I’m only twenty-one (well, I will be twenty-two in December), and Husband is only twenty-three (twenty-four in December). We’re so young, but I feel so rushy-rushy when it comes to my life. I want to have everything here and now. I want to finish school, buy/build a house, settle down, have a baby or two. BUT I’M ONLY TWENTY-ONE. I seriously have to give myself time-outs to remember that fact.

So, Husband and I have been talking. We’d really like to put a main focus on school right now and enjoy it because we never had the “college experience,” even though we’ve been in-and-out of college for years (three years for me and five years for him).

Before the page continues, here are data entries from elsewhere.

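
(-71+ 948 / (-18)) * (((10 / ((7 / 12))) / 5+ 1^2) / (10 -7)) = -1643 / 9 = -182.56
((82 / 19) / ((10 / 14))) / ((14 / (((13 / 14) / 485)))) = 533 / 645050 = 0.00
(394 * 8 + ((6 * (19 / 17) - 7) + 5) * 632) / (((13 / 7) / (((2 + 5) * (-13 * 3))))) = -15309168 / 17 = -900539.29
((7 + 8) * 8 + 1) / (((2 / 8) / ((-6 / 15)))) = -968 / 5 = -193.60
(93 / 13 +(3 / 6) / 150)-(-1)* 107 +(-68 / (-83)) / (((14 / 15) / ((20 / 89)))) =23061299017 / 201665100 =114.35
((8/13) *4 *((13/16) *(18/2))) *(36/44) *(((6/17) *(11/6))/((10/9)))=729/85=8.58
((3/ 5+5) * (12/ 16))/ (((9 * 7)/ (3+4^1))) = 7/ 15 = 0.47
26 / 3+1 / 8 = 211 / 24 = 8.79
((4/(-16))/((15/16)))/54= -2/405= -0.00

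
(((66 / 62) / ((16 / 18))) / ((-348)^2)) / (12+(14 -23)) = 11 / 3337088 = 0.00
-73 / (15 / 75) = -365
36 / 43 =0.84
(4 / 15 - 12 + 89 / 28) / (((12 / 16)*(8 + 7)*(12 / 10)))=-3593 / 5670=-0.63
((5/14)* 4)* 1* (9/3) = 30/7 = 4.29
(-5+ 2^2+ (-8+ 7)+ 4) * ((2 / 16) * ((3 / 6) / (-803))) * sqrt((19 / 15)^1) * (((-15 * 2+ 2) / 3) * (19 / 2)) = 0.02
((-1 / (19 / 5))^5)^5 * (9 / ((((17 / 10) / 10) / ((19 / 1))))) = -268220901489257812500 / 83278969826334395901177019724657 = -0.00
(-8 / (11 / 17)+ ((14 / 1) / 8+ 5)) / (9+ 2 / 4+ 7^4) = -247 / 106062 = -0.00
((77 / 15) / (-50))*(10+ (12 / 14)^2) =-2893 / 2625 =-1.10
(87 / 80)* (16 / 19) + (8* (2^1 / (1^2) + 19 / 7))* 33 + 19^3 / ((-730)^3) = 64440587334353 / 51739261000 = 1245.49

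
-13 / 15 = -0.87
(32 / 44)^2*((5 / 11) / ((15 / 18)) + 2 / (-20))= 0.24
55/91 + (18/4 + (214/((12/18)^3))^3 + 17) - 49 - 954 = 2194233731843/5824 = 376757165.50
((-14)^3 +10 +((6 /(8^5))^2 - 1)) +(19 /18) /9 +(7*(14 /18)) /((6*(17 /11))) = -1010693046259607 /369635622912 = -2734.30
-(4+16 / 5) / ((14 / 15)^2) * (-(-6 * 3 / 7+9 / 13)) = -15.53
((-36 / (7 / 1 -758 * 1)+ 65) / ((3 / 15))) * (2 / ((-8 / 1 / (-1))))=81.31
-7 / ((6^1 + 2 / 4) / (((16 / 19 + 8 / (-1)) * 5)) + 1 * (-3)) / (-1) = -9520 / 4327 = -2.20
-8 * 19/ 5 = -152/ 5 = -30.40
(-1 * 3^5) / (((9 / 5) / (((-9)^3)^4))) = -38127987424935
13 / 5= 2.60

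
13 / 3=4.33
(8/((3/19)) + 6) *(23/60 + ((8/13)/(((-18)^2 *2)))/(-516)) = 8852002/407511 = 21.72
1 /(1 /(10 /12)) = 5 /6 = 0.83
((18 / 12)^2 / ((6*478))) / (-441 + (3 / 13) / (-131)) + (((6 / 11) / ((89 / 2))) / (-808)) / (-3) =310262967 / 94657638747232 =0.00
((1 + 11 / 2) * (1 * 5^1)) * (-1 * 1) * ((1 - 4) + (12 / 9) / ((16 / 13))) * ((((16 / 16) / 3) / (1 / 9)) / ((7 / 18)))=13455 / 28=480.54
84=84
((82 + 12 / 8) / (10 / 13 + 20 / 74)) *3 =240981 / 1000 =240.98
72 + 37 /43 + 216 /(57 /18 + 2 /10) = 137.02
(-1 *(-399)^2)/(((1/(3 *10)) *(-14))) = 341145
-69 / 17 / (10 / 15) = -207 / 34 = -6.09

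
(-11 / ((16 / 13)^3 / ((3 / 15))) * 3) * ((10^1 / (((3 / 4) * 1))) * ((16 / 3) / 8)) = -24167 / 768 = -31.47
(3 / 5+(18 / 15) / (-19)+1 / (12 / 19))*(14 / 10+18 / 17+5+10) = 896707 / 24225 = 37.02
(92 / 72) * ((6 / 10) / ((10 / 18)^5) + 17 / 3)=9166259 / 421875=21.73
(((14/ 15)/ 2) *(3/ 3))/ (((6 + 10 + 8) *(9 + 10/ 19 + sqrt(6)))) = 24073/ 11014200 - 2527 *sqrt(6)/ 11014200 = 0.00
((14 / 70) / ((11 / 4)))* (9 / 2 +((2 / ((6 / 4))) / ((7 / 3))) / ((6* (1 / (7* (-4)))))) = 0.13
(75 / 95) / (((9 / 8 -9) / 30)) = -400 / 133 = -3.01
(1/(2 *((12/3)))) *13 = 1.62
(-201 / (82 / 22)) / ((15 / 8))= -5896 / 205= -28.76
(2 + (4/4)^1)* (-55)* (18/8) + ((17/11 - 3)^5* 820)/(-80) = -196169119/644204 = -304.51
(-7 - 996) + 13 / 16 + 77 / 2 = -15419 / 16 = -963.69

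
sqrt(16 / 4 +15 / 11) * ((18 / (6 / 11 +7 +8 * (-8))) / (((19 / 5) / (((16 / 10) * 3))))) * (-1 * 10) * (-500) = -80000 * sqrt(649) / 437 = -4663.70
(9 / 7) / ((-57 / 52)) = -156 / 133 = -1.17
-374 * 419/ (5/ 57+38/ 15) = -14887070/ 249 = -59787.43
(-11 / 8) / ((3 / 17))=-7.79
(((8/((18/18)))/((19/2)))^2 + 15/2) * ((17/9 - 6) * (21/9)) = -1535093/19494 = -78.75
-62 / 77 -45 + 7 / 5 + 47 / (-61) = -1060951 / 23485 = -45.18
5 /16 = 0.31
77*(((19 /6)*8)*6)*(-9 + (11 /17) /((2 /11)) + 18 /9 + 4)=111188 /17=6540.47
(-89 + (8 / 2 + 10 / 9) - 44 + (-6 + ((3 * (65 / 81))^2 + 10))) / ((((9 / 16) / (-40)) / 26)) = 1432537600 / 6561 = 218341.35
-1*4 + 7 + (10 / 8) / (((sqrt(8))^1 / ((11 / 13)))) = 55*sqrt(2) / 208 + 3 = 3.37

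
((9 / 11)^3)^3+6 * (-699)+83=-9693135537212 / 2357947691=-4110.84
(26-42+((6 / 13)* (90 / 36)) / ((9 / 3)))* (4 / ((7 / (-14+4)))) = 89.23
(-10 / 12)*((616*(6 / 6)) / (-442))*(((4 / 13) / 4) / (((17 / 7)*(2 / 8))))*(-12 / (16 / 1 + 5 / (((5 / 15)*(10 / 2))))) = -86240 / 927979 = -0.09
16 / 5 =3.20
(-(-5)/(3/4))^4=160000/81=1975.31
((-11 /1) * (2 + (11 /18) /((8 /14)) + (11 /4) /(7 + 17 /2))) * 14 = -558019 /1116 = -500.02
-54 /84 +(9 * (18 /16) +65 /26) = 671 /56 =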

We’re going to have to transfer to a university soon–there’s only so much a community college can offer–so we’ll have to move. This move may take place sooner than we had originally planned because we are so ready to move forward. Yes, this means we’ll be moving out of our rent-free house, so we’ll have to start paying rent again. Yes, I’m hoping to go down to just part-time work so that I can focus my energy on school and my LIFE. Yes, this means we won’t get to go out to eat as often and we’ll have to start budgeting. You know what, though? I’m learning to be okay with that. I’ve been getting a nice paycheck for so long that I’ve let money take over my life. I forgot about how we paid an enormous rent payment every month a couple years ago when we were barely making ANY money, and we seemed fine then.

I’m just ready to not let work take over my life for a little while. I want to focus on school and learning to sew and hiking with my husband on nice days like today (instead of feeling trapped in a cubicle).

I’m not sure when all of this will happen. We’re just in the beginning stages of planning/thinking about what to do next (which is why this post is mostly jumbled thoughts).

I’m a little bit excited, though, and I’m ready for a dash of adventure added to my life.